EC: Il est tout à fait possible d’inscrire pareil objectif dans des textes européens. Il s’agit de fixer un cadre commun, une ambition partagée et des principes directeurs. Le maintien des emplois dans le cadre de processus de restructurations n’est d’ailleurs pas qu’un objectif social, mais également un impératif économique et sociétal. La succession récente d’annonces de licenciements massifs dans des entreprises de premier plan comme Caterpillar, Delhaize et Audi met en évidence l’urgence d’une réponse à l’échelle européenne.

AÉ: Concernant la directive européenne sur les salaires minimums, ce 15 novembre dernier, date butoir pour la transposer en droit national, seuls huit États membres l’avaient officiellement ratifiée, dont la Belgique. Comment peut-on garantir que cette directive ne devienne pas un simple compromis symbolique?

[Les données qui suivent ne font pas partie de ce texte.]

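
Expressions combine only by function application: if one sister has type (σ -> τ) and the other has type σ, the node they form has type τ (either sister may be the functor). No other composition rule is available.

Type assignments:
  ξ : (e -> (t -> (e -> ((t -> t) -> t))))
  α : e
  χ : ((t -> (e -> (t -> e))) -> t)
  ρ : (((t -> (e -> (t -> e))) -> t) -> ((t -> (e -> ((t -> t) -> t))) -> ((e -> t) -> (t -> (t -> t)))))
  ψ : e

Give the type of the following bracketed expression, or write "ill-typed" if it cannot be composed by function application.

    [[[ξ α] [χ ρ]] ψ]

ill-typed

[ξ α] — ξ of type (e -> (t -> (e -> ((t -> t) -> t)))) combines with α of type e: type (t -> (e -> ((t -> t) -> t))).
[χ ρ] — ρ of type (((t -> (e -> (t -> e))) -> t) -> ((t -> (e -> ((t -> t) -> t))) -> ((e -> t) -> (t -> (t -> t))))) combines with χ of type ((t -> (e -> (t -> e))) -> t): type ((t -> (e -> ((t -> t) -> t))) -> ((e -> t) -> (t -> (t -> t)))).
[[ξ α] [χ ρ]] — [χ ρ] of type ((t -> (e -> ((t -> t) -> t))) -> ((e -> t) -> (t -> (t -> t)))) combines with [ξ α] of type (t -> (e -> ((t -> t) -> t))): type ((e -> t) -> (t -> (t -> t))).
[[[ξ α] [χ ρ]] ψ]: ((e -> t) -> (t -> (t -> t))) and e cannot combine by function application — type clash.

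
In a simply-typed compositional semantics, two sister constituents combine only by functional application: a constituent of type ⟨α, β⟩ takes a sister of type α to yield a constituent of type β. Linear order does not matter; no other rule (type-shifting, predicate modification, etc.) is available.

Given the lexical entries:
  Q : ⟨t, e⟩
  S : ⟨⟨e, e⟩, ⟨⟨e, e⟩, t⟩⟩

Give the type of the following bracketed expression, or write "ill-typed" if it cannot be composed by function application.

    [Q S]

ill-typed

At [Q S]: neither ⟨t, e⟩ nor ⟨⟨e, e⟩, ⟨⟨e, e⟩, t⟩⟩ can take the other as argument; the node is ill-typed.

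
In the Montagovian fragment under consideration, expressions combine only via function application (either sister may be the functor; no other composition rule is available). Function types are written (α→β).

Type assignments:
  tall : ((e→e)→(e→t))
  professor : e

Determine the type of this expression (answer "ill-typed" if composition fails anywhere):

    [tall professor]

ill-typed

At [tall professor]: neither ((e→e)→(e→t)) nor e can take the other as argument; the node is ill-typed.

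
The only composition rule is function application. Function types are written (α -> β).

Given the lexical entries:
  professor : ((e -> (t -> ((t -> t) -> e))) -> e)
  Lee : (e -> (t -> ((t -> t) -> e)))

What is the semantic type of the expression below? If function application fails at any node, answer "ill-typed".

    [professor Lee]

[professor Lee]: ((e -> (t -> ((t -> t) -> e))) -> e) applied to (e -> (t -> ((t -> t) -> e))) yields e.

e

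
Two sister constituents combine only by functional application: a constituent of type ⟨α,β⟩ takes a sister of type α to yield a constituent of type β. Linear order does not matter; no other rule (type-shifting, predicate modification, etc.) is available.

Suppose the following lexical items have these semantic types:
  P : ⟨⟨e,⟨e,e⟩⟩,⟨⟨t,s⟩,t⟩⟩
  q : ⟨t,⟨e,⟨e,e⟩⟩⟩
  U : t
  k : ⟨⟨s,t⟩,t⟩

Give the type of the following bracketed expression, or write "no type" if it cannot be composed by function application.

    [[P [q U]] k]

[q U] — q of type ⟨t,⟨e,⟨e,e⟩⟩⟩ combines with U of type t: type ⟨e,⟨e,e⟩⟩.
[P [q U]] — P of type ⟨⟨e,⟨e,e⟩⟩,⟨⟨t,s⟩,t⟩⟩ combines with [q U] of type ⟨e,⟨e,e⟩⟩: type ⟨⟨t,s⟩,t⟩.
[[P [q U]] k]: ⟨⟨t,s⟩,t⟩ and ⟨⟨s,t⟩,t⟩ cannot combine by function application — type clash.

no type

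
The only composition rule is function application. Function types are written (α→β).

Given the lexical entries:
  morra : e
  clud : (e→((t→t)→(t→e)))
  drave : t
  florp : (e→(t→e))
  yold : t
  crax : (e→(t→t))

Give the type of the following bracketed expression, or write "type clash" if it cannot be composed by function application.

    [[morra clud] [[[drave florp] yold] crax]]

type clash

At [morra clud], clud : (e→((t→t)→(t→e))) takes morra : e, giving ((t→t)→(t→e)).
At [drave florp]: neither t nor (e→(t→e)) can take the other as argument; the node is ill-typed.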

EC: Le problème, c’est qu’il n’y a pas de sanction en cas de défaut de transposition. C’est sans doute vers cette voie qu’il faudrait aller. Mais l’existence même de cette directive est en danger. Elle a été attaquée par le Danemark devant la Cour de justice de l’Union européenne, et, dans son récent avis, l’avocat général chypriote Nicholas Emiliou estime que l’Union n’a pas compétence pour imposer aux États membres l’instauration de tels salaires minimums. Dans un contexte où la libre concurrence fait des ravages, je veux croire que la Cour de justice ne suivra pas cet avis, qui enterrerait purement et simplement la directive. Ce serait un recul grave pour la protection des travailleurs et un signal désastreux vers plus de dérégulation et de dumping social. Cette directive n’impose pourtant pas un salaire minimum déterminé aux États membres. Mais elle attend d’eux que les salaires permettent aux travailleurs de ne pas tomber dans la pauvreté, et elle les incite à ce qu’ils soient couverts par des conventions collectives de travail. Le texte n’est donc pas une ingérence directe dans les matières réservées aux États membres, comme l’affirme le Danemark. L’arrêt de la Cour est attendu pour juin ou septembre et j’y serai particulièrement attentive.

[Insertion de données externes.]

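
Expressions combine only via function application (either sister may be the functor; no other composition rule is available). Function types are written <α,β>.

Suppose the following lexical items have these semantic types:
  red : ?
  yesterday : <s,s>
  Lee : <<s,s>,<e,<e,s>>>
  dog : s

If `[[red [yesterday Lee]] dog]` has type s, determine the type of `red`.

<<e,<e,s>>,<s,s>>

[[red [yesterday Lee]] dog] is required to be s. dog : s cannot yield s as functor, so [red [yesterday Lee]] : <s,s>.
[red [yesterday Lee]] is required to be <s,s>. [yesterday Lee] : <e,<e,s>> cannot yield <s,s> as functor, so red : <<e,<e,s>>,<s,s>>.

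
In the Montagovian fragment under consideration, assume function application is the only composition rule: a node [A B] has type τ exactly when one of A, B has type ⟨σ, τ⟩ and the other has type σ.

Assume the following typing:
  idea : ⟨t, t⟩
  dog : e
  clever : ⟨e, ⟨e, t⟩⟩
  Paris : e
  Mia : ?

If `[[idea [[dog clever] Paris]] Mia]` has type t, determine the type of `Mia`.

⟨t, t⟩

For [[idea [[dog clever] Paris]] Mia] to have type t with [idea [[dog clever] Paris]] of type t, Mia must be the function: Mia : ⟨t, t⟩.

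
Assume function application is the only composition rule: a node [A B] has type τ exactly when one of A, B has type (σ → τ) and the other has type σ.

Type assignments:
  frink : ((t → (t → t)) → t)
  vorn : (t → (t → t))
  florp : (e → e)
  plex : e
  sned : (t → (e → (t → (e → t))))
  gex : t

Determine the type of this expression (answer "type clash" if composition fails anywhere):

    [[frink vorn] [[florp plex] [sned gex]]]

(e → t)

[frink vorn] — frink of type ((t → (t → t)) → t) combines with vorn of type (t → (t → t)): type t.
[florp plex] — florp of type (e → e) combines with plex of type e: type e.
[sned gex] — sned of type (t → (e → (t → (e → t)))) combines with gex of type t: type (e → (t → (e → t))).
[[florp plex] [sned gex]] — [sned gex] of type (e → (t → (e → t))) combines with [florp plex] of type e: type (t → (e → t)).
[[frink vorn] [[florp plex] [sned gex]]] — [[florp plex] [sned gex]] of type (t → (e → t)) combines with [frink vorn] of type t: type (e → t).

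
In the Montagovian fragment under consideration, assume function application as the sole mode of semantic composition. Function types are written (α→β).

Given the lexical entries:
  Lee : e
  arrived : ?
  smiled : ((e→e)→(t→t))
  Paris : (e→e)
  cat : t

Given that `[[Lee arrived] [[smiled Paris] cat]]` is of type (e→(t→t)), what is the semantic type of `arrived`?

For [[Lee arrived] [[smiled Paris] cat]] to have type (e→(t→t)) with [[smiled Paris] cat] of type t, [Lee arrived] must be the function: [Lee arrived] : (t→(e→(t→t))).
For [Lee arrived] to have type (t→(e→(t→t))) with Lee of type e, arrived must be the function: arrived : (e→(t→(e→(t→t)))).

(e→(t→(e→(t→t))))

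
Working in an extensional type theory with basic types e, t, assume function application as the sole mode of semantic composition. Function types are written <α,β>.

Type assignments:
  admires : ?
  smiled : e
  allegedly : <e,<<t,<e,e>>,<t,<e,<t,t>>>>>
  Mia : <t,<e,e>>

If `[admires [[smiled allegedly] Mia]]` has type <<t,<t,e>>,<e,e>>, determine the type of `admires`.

For [admires [[smiled allegedly] Mia]] to have type <<t,<t,e>>,<e,e>> with [[smiled allegedly] Mia] of type <t,<e,<t,t>>>, admires must be the function: admires : <<t,<e,<t,t>>>,<<t,<t,e>>,<e,e>>>.

<<t,<e,<t,t>>>,<<t,<t,e>>,<e,e>>>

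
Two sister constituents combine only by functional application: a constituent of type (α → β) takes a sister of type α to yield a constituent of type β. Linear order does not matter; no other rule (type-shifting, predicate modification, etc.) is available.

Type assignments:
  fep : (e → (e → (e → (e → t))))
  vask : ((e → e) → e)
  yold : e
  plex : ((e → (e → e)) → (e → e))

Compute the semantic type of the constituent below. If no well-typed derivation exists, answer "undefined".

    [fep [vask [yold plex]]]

At [yold plex]: neither e nor ((e → (e → e)) → (e → e)) can take the other as argument; the node is ill-typed.

undefined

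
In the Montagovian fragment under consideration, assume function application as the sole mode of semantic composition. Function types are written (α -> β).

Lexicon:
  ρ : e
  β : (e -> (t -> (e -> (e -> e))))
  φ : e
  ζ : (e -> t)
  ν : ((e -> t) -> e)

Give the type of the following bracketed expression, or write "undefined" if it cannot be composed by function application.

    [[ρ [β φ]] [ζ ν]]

[β φ]: (e -> (t -> (e -> (e -> e)))) applied to e yields (t -> (e -> (e -> e))).
At [ρ [β φ]]: neither e nor (t -> (e -> (e -> e))) can take the other as argument; the node is ill-typed.

undefined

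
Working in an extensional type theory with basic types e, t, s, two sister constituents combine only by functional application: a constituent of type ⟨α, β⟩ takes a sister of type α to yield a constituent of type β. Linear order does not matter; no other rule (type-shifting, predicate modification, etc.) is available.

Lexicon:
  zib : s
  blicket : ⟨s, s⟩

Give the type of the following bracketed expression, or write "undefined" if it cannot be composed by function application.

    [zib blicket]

[zib blicket]: functor blicket : ⟨s, s⟩, argument zib : s; result s.

s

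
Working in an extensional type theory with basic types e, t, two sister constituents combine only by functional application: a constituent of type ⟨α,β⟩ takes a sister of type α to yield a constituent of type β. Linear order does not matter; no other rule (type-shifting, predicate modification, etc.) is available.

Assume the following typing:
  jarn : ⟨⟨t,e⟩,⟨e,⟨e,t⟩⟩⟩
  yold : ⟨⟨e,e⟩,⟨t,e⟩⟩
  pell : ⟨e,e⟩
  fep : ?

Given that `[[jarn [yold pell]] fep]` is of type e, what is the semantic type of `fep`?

[[jarn [yold pell]] fep] is required to be e. [jarn [yold pell]] : ⟨e,⟨e,t⟩⟩ cannot yield e as functor, so fep : ⟨⟨e,⟨e,t⟩⟩,e⟩.

⟨⟨e,⟨e,t⟩⟩,e⟩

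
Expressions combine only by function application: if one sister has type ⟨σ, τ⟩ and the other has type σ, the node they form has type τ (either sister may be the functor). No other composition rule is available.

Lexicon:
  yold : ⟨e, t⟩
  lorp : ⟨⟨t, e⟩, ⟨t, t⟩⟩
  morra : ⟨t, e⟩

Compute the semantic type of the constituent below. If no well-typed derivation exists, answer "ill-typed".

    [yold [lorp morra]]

[lorp morra] — lorp of type ⟨⟨t, e⟩, ⟨t, t⟩⟩ combines with morra of type ⟨t, e⟩: type ⟨t, t⟩.
[yold [lorp morra]]: ⟨e, t⟩ with ⟨t, t⟩ — neither is a function whose domain matches the other; composition fails here.

ill-typed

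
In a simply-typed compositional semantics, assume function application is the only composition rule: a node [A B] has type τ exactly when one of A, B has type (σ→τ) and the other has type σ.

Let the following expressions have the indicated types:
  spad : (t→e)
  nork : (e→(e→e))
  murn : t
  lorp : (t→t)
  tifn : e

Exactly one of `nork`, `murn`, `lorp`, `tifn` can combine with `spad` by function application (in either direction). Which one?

nork : (e→(e→e)) — neither side's domain matches the other.
murn — combines: spad : (t→e) takes murn : t as argument, giving e.
lorp : (t→t) — neither side's domain matches the other.
tifn : e — neither side's domain matches the other.

murn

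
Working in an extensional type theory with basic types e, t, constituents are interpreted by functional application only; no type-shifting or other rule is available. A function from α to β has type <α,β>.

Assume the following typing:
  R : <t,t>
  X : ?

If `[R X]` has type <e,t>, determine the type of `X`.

<<t,t>,<e,t>>

[R X] must have type <e,t>. The sister R has type <t,t>; that is not a function onto <e,t>, so X must be the functor, of type <<t,t>,<e,t>>.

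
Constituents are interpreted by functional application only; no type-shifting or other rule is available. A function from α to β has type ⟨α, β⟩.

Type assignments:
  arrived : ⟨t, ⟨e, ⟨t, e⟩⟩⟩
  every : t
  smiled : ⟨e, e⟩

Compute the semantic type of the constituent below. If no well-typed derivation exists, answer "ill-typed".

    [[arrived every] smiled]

[arrived every]: arrived is ⟨t, ⟨e, ⟨t, e⟩⟩⟩, every is t; result ⟨e, ⟨t, e⟩⟩.
[[arrived every] smiled]: ⟨e, ⟨t, e⟩⟩ and ⟨e, e⟩ cannot combine by function application — type clash.

ill-typed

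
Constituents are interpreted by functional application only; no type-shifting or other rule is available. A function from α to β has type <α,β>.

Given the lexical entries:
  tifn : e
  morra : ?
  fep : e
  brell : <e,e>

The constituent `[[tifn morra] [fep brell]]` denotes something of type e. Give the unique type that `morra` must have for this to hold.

<e,<e,e>>

At [[tifn morra] [fep brell]] (required: e): [fep brell] is e, which is not a function with range e; hence [tifn morra] is the functor — type <e,e>.
At [tifn morra] (required: <e,e>): tifn is e, which is not a function with range <e,e>; hence morra is the functor — type <e,<e,e>>.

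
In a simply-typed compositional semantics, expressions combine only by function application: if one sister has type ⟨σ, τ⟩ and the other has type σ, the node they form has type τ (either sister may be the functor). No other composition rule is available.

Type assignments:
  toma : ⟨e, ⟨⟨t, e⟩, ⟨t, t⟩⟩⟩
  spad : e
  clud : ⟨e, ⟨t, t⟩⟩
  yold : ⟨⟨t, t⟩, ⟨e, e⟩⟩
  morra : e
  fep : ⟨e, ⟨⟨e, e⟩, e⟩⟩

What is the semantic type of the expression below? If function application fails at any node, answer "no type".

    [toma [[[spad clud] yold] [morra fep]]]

[spad clud]: functor clud : ⟨e, ⟨t, t⟩⟩, argument spad : e; result ⟨t, t⟩.
[[spad clud] yold]: functor yold : ⟨⟨t, t⟩, ⟨e, e⟩⟩, argument [spad clud] : ⟨t, t⟩; result ⟨e, e⟩.
[morra fep]: functor fep : ⟨e, ⟨⟨e, e⟩, e⟩⟩, argument morra : e; result ⟨⟨e, e⟩, e⟩.
[[[spad clud] yold] [morra fep]]: functor [morra fep] : ⟨⟨e, e⟩, e⟩, argument [[spad clud] yold] : ⟨e, e⟩; result e.
[toma [[[spad clud] yold] [morra fep]]]: functor toma : ⟨e, ⟨⟨t, e⟩, ⟨t, t⟩⟩⟩, argument [[[spad clud] yold] [morra fep]] : e; result ⟨⟨t, e⟩, ⟨t, t⟩⟩.

⟨⟨t, e⟩, ⟨t, t⟩⟩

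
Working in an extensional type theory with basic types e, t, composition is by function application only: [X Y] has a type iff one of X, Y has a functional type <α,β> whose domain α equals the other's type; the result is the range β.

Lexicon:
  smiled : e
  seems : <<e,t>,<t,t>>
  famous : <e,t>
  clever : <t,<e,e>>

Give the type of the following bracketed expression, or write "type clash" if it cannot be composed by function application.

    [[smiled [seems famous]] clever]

type clash

[seems famous] — seems of type <<e,t>,<t,t>> combines with famous of type <e,t>: type <t,t>.
[smiled [seems famous]]: e with <t,t> — neither is a function whose domain matches the other; composition fails here.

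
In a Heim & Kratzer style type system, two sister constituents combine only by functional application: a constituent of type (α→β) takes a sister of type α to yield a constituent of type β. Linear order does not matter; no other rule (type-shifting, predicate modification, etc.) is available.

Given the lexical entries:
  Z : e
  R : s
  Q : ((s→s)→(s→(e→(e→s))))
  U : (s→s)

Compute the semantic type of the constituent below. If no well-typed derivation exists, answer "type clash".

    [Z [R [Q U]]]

[Q U]: functor Q : ((s→s)→(s→(e→(e→s)))), argument U : (s→s); result (s→(e→(e→s))).
[R [Q U]]: functor [Q U] : (s→(e→(e→s))), argument R : s; result (e→(e→s)).
[Z [R [Q U]]]: functor [R [Q U]] : (e→(e→s)), argument Z : e; result (e→s).

(e→s)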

Le maintien des emplois dans le cadre de processus de restructurations n’est d’ailleurs pas qu’un objectif social, mais également un impératif économique et sociétal.

AÉ: Dernière question transversale sur l’emploi et les jeunes: en 2024, la moyenne européenne du chômage chez les jeunes de 15 à 29 ans avoisinait les 14,9%. La Commission s’est fixé pour objectif de ramener le pourcentage de jeunes ne travaillant pas, ne suivant pas d’études ou de formation, à 9% d’ici à 2030. Quelles sont vos perspectives concrètes pour lutter contre le chômage des jeunes à travers l’Europe?

EC: Travailler sur la question de l’emploi de façon macro bénéficiera aussi aux jeunes, mais il est clair que des investissements significatifs dans la recherche, le développement, l’innovation, mais aussi des formations adéquates ou encore des stages rémunérés constituent une partie de la réponse à apporter. Il faut également investir dans l’éducation, notamment dans l’enseignement qualifiant qui mène à des emplois dont beaucoup sont en pénurie aujourd’hui. Mais en Belgique, cette filière reste perçue comme une voie de relégation. Il existe par ailleurs un manque d’opportunités d’emploi à temps plein pour nos jeunes et beaucoup d’entre eux sont poussés vers des positions précaires, comme des contrats de stage déguisés ou des apprentissages non rémunérés. C’est pour cela qu’on attendait avec impatience la directive à ce sujet (une directive sur les stages non rémunérés qui vise à mettre fin au travail gratuit d’environ 1,5 million de jeunes Européens, NDLR), mais les négociations ne nous semblent pas aller dans le bon sens pour le moment.

 

[1] Malgré les objections du lobby européen BusinessEurope, la résolution a déjà été adoptée en Commission Emploi et Affaires sociales. Son vote en plénière à Strasbourg est prévu en mars, selon le calendrier prévisionnel. Elle deviendra alors la position officielle du Parlement sur les restructurations actuelles et à venir (NDLR).